If you're not up to speed on your storage form factors, here's the quick and dirty rundown. Most desktop setups come with 3.5-inch drive bays, traditional notebooks typically ship with one or two 2.5-inch drive bays, and devices like ultra-thins, netbooks, some nettops, and tablet PCs usually employ 1.8-inch bays.

Now that you've graduated Storage 101, let's move on to solid state drives (SSDs), and specifically, a pair of new models from OCZ. Put more accurately, the memory maker took two existing SSD families -- the Vertex 2 and Onyx -- and put them under a shrinking ray, much like the one used in the movie "Honey, I Shrunk the Kids," only far less powerful. The result is OCZ was able to deliver 1.8-inch versions of each drive without sacrificing any performance in the process.

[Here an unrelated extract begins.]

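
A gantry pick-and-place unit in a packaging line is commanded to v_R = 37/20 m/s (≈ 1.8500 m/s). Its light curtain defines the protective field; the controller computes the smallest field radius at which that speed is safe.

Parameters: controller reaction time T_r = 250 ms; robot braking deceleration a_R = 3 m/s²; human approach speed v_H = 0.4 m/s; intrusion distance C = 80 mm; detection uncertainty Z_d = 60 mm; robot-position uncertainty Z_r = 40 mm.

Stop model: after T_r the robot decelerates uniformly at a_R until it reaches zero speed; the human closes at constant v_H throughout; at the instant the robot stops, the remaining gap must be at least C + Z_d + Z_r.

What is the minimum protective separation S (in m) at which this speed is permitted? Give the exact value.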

"Solid State Drives provide numerous benefits to mobile users including improved performance and reliability as well as lower power consumption versus traditional hard drives," said Alex Mei, CMO of the OCZ Technology Group. "We are now introducing two new drives that are designed to cater to the entire range of mobile applications including the Vertex2 1.8-inch which delivers the same performance as our popular 2.5-inch version in a smaller form factor for customers looking to achieve maximum performance on the go, and the new Onyx 1.8-inch which is designed for consumers looking for a quality SSD that is aggressively priced and is ideal for netbooks."

In other words, these are the exact same drives, only smaller, so you can expect the same 285MBs read (Vertex 2) and 275MB/s write (Vertex 2) speeds.

No word yet on pricing or availability.